D`où l`inquiétude de la Dgtcp qui a affirmé ne pas savoir « si la situation du pays pourra permettre que l`objectif (2011) soit atteint ».
Les priorités 2011
Pour 2011, en plus des recettes à réaliser, le trésor a décidé de s`attaquer à l`institution d`impôts parallèles par des ministères. Au titre de la Dgbf, il faut retenir que les priorités du budget 2011 sont la poursuite de la normalisation de la situation socio-politique; la gestion de la salubrité urbaine; le renforcement de la politique d`insertion des jeunes dans le tissu économique; l`entretien routier; la poursuite des actions de lutte contre la pauvreté; le développement des infrastructures économiques de base. Selon les explications de la Dgbf, la hausse sensible du budget se justifie par le niveau important de remboursement des titres publics et des charges salariales. En effet, la masse salariale 2011 se répartit entre les mesures acquises (798,2 milliards de francs Cfa) et les mesures nouvelles (84 milliards de francs Cfa). Les mesures nouvelles prenant en compte l`impact des mesures de revalorisations salariales entrant en vigueur en 2011 et l`incidence financière des recrutements et des changements de situations administratives. « Ce ne sont pas tous les fonctionnaires qui sont concernés.

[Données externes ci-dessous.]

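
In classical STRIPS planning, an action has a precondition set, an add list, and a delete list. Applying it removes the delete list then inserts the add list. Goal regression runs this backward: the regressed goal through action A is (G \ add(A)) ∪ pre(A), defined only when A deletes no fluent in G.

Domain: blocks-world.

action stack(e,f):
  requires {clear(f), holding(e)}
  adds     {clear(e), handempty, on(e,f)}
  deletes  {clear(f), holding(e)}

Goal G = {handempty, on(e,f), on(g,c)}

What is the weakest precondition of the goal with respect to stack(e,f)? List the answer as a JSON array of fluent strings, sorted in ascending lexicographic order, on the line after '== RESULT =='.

Regress:
  G ∩ del = {}  (empty — regression defined)
  G \ add = {handempty, on(e,f), on(g,c)} \ {clear(e), handempty, on(e,f)} = {on(g,c)}
  ∪ pre   = {on(g,c)} ∪ {clear(f), holding(e)}
          = {clear(f), holding(e), on(g,c)}

== RESULT ==
["clear(f)", "holding(e)", "on(g,c)"]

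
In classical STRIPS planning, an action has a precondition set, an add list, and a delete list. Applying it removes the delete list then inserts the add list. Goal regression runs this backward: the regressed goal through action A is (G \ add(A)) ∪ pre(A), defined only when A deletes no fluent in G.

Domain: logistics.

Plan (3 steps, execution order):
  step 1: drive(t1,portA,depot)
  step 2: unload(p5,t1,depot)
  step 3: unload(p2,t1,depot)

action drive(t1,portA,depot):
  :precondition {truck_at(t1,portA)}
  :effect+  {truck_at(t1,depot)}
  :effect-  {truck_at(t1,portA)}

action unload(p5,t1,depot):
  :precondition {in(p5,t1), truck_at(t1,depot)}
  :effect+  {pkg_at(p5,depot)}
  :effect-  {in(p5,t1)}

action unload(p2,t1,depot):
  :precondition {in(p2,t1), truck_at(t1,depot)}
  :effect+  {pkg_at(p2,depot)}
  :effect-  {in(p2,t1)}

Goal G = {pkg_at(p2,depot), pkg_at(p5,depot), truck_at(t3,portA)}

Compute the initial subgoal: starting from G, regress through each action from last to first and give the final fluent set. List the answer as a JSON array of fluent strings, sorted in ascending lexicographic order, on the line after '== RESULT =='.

Regress step by step:
  through step 3 (unload(p2,t1,depot)): drop {pkg_at(p2,depot)}, keep {pkg_at(p5,depot), truck_at(t3,portA)}, require {in(p2,t1), truck_at(t1,depot)}
    → {in(p2,t1), pkg_at(p5,depot), truck_at(t1,depot), truck_at(t3,portA)}
  through step 2 (unload(p5,t1,depot)): drop {pkg_at(p5,depot)}, keep {in(p2,t1), truck_at(t1,depot), truck_at(t3,portA)}, require {in(p5,t1), truck_at(t1,depot)}
    → {in(p2,t1), in(p5,t1), truck_at(t1,depot), truck_at(t3,portA)}
  through step 1 (drive(t1,portA,depot)): drop {truck_at(t1,depot)}, keep {in(p2,t1), in(p5,t1), truck_at(t3,portA)}, require {truck_at(t1,portA)}
    → {in(p2,t1), in(p5,t1), truck_at(t1,portA), truck_at(t3,portA)}

== RESULT ==
["in(p2,t1)", "in(p5,t1)", "truck_at(t1,portA)", "truck_at(t3,portA)"]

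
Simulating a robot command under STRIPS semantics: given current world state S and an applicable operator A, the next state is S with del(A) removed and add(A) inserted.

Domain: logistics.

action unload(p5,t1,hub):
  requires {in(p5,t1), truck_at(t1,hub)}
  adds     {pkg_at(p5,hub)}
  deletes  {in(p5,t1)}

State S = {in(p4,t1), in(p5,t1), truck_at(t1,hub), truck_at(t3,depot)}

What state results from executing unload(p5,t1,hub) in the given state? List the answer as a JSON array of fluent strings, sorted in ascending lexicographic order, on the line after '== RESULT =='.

Compute (S \ del) ∪ add:
  pre ⊆ S: {in(p5,t1), truck_at(t1,hub)} ⊆ S  — applicable
  S \ del = {in(p4,t1), truck_at(t1,hub), truck_at(t3,depot)}
  ∪ add   = {in(p4,t1), pkg_at(p5,hub), truck_at(t1,hub), truck_at(t3,depot)}

== RESULT ==
["in(p4,t1)", "pkg_at(p5,hub)", "truck_at(t1,hub)", "truck_at(t3,depot)"]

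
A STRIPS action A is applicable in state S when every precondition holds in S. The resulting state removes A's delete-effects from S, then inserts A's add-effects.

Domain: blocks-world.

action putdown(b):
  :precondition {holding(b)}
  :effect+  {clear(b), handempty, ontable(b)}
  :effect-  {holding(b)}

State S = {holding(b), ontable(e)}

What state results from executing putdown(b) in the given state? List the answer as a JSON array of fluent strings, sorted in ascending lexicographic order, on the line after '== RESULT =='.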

Ce sont les nouveaux fonctionnaires, les techniciens supérieurs et les ingénieurs, les secrétaires, les greffiers, les greffiers en chef, les fonctionnaires du corps diplomatique et les fonctionnaires qui n`ont pas de statut particulier», a précisé, en substance, le ministre du Budget. Et de souligner que pour la plupart, ces fonctionnaires ne verront des changements sur leurs salaires qu`à partir de juillet 2011. Intervenant sur son département, le Colonel-major Alphonse Mangly a révélé que les recettes douanières 2010 s`élèvent à 938,58 milliards de francs Cfa, soit une hausse de 18,2% par rapport à 2009 (793,84%). Pour 2011, bien que 904,00 milliards de francs Cfa sont attendus comme recettes douanières, le patron de la Dgd compte enregistrer les 1000 milliards de recettes. Aux différents acteurs du budget 2011, le ministre Katinan Koné a exhorté au respect des réformes pour le bonheur des populations ivoiriennes même si « la tâche ne sera pas facile ».